Eight Days of Shipping
The project went from initial commit to production in eight days:
| Day | Date | Milestone |
|---|---|---|
| 1 | Feb 20 | Initial commit. First successful investigation that same night. |
| 2–3 | Feb 21–22 | Performance optimization: prompt caching, batch BQ, in-process tools, model selection. |
| 4 | Feb 23 | Cloud Run deployment — all three services live. |
| 5–6 | Feb 24–25 | Firestore state tracking, Slack integration, checkpoint resume for follow-up questions. |
| 7 | Feb 26 | Sentry integration for error correlation. |
| 8 | Feb 28 | Staging data access, infrastructure bug category, final skill audit. |
18 commits, roughly 10,000 lines of Python, 3 Cloud Run services. The pipeline, skills, tools, deployment, and integrations were all built and shipped inside that window.
Takeaways
Multi-agent specialist beats generalist. A coordinator that dispatches focused sub-agents outperforms a single agent trying to do everything. The sub-agents have narrow system prompts, purpose-built tools, and appropriate model selection. The lead agent stays fast and cheap.

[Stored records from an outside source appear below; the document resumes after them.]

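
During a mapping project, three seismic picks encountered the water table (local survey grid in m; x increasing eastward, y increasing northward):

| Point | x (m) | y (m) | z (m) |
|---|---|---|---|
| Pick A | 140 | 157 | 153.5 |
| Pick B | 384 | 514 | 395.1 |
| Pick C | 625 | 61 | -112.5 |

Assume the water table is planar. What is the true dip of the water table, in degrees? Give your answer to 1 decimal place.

Let the plane be z = a·x + b·y + c.
Pick B−Pick A: 244a + 357b = 241.6;  Pick C−Pick A: 485a − 96b = −266.
Solving gives a = −0.36511, b = 0.92629.
Gradient magnitude |∇z| = √(a² + b²) = √(0.13330 + 0.85801) = 0.99565.
True dip = arctan(0.99565) = 44.9°, dipping toward SSE (azimuth ≈ 158°).

44.9°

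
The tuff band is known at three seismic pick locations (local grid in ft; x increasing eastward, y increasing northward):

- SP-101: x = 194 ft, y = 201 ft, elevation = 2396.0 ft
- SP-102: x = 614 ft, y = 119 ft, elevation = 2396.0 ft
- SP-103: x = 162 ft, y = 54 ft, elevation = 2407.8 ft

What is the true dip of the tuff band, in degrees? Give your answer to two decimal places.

Two edge vectors: SP-101→SP-102 = (420, -82, 0), SP-101→SP-103 = (-32, -147, 11.8).
Normal n = (SP-101→SP-102) × (SP-101→SP-103) = (-967.6, -4956, -64364).
So ∂z/∂x = −n_x/n_z = −0.01503 and ∂z/∂y = −n_y/n_z = −0.07700.
Gradient magnitude |∇z| = √(a² + b²) = √(0.00023 + 0.00593) = 0.07845.
True dip = arctan(0.07845) = 4.49°, dipping toward N (azimuth ≈ 011°).

4.49°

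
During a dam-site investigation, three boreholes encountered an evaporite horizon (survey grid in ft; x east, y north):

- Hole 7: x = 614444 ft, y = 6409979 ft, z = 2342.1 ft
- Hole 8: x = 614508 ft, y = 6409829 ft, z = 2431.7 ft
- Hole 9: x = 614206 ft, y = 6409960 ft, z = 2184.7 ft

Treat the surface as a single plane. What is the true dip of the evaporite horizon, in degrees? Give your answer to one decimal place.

36.9°

Two edge vectors: Hole 7→Hole 8 = (64, -150, 89.6), Hole 7→Hole 9 = (-238, -19, -157.4).
Normal n = (Hole 7→Hole 8) × (Hole 7→Hole 9) = (25312.4, -11251.2, -36916).
So ∂z/∂x = −n_x/n_z = 0.68568 and ∂z/∂y = −n_y/n_z = −0.30478.
Gradient magnitude |∇z| = √(a² + b²) = √(0.47015 + 0.09289) = 0.75036.
True dip = arctan(0.75036) = 36.9°, dipping toward WNW (azimuth ≈ 294°).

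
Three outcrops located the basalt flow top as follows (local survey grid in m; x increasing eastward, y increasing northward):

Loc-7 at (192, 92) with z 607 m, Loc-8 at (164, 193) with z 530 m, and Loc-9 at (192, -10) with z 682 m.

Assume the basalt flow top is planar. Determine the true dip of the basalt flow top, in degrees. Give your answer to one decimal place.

36.6°

Let the plane be z = a·x + b·y + c.
Loc-8−Loc-7: −28a + 101b = −77;  Loc-9−Loc-7: 0a − 102b = 75.
Solving gives a = 0.09769, b = −0.73529.
Gradient magnitude |∇z| = √(a² + b²) = √(0.00954 + 0.54066) = 0.74176.
True dip = arctan(0.74176) = 36.6°, dipping toward N (azimuth ≈ 352°).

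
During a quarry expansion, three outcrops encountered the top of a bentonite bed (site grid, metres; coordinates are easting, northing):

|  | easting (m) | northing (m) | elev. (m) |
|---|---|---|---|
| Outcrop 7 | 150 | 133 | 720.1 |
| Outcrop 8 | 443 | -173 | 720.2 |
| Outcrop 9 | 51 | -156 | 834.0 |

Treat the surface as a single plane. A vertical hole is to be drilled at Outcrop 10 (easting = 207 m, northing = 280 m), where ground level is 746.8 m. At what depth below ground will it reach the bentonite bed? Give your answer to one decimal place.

86.6 m

Two edge vectors: Outcrop 7→Outcrop 8 = (293, -306, 0.1), Outcrop 7→Outcrop 9 = (-99, -289, 113.9).
Normal n = (Outcrop 7→Outcrop 8) × (Outcrop 7→Outcrop 9) = (-34824.5, -33382.6, -114971).
So ∂z/∂easting = −n_x/n_z = −0.30290 and ∂z/∂northing = −n_y/n_z = −0.29036.
Intercept c from Outcrop 7: 720.1 + 45.43 + 38.62 = 804.15.
At (207, 280): z_contact = −62.70 − 81.30 + 804.15 = 660.15 m.
Depth below ground = 746.8 − 660.15 = 86.6 m.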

Prompt engineering is software engineering. Skills are versioned modules with defined interfaces. Adding, removing, or modifying a skill has predictable, testable effects. The skill system turned prompt iteration from "change some text and see what happens" into "deploy a specific capability and measure the result."

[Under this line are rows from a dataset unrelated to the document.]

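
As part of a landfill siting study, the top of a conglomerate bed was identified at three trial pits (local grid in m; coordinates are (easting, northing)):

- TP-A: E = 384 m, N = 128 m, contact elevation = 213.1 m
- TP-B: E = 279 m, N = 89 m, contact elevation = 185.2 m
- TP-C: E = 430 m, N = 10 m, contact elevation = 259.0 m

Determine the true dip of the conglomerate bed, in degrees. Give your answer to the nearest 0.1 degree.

Let the plane be z = a·E + b·N + c.
TP-B−TP-A: −105a − 39b = −27.9;  TP-C−TP-A: 46a − 118b = 45.9.
Solving gives a = 0.35831, b = −0.24930.
Gradient magnitude |∇z| = √(a² + b²) = √(0.12839 + 0.06215) = 0.43651.
True dip = arctan(0.43651) = 23.6°, dipping toward NW (azimuth ≈ 305°).

23.6°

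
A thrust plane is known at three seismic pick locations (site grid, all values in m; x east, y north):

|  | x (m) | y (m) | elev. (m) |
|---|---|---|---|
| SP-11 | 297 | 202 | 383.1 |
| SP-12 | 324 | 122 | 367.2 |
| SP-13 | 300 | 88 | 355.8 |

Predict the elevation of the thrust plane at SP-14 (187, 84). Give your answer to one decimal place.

340.0 m

Two edge vectors: SP-11→SP-12 = (27, -80, -15.9), SP-11→SP-13 = (3, -114, -27.3).
Normal n = (SP-11→SP-12) × (SP-11→SP-13) = (371.4, 689.4, -2838).
So ∂z/∂x = −n_x/n_z = 0.13087 and ∂z/∂y = −n_y/n_z = 0.24292.
Intercept c from SP-11: 383.1 − 38.87 − 49.07 = 295.16.
At (187, 84): z = 24.5 + 20.4 + 295.16 = 340.0 m.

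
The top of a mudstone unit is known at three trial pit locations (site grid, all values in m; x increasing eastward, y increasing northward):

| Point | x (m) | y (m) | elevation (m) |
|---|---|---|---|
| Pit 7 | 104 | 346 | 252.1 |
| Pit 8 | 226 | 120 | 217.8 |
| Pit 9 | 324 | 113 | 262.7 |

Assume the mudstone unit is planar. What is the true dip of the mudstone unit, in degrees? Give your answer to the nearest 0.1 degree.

Let the plane be z = a·x + b·y + c.
Pit 8−Pit 7: 122a − 226b = −34.3;  Pit 9−Pit 7: 220a − 233b = 10.6.
Solving gives a = 0.48781, b = 0.41510.
Gradient magnitude |∇z| = √(a² + b²) = √(0.23796 + 0.17231) = 0.64053.
True dip = arctan(0.64053) = 32.6°, dipping toward SW (azimuth ≈ 230°).

32.6°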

The hardest part is data access, not pipeline logic. Building the 6-phase pipeline took a day. Getting reliable access to BigQuery, Cloud Storage, S3, Cloud Logging, Firebase Auth, and Sentry — with correct permissions, schema discovery, and edge case handling — took the rest of the week.

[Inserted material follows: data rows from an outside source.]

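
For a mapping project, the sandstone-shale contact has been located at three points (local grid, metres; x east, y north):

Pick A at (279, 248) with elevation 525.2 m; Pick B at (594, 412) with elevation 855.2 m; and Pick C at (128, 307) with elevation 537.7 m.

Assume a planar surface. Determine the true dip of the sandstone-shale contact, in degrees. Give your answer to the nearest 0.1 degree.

Two edge vectors: Pick A→Pick B = (315, 164, 330), Pick A→Pick C = (-151, 59, 12.5).
Normal n = (Pick A→Pick B) × (Pick A→Pick C) = (-17420, -53767.5, 43349).
So ∂z/∂x = −n_x/n_z = 0.40185 and ∂z/∂y = −n_y/n_z = 1.24034.
Gradient magnitude |∇z| = √(a² + b²) = √(0.16149 + 1.53844) = 1.30381.
True dip = arctan(1.30381) = 52.5°, dipping toward SSW (azimuth ≈ 198°).

52.5°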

Caching + batching + in-process execution. These three optimizations compose multiplicatively. Prompt caching cuts per-token cost by 90%. Batch queries cut data fetching time by 10x. In-process tools cut processing overhead by 500x. Together they turned a $20, 70-minute investigation into a $17, 60-minute one — and the ceiling is much lower once the remaining subprocess calls are eliminated.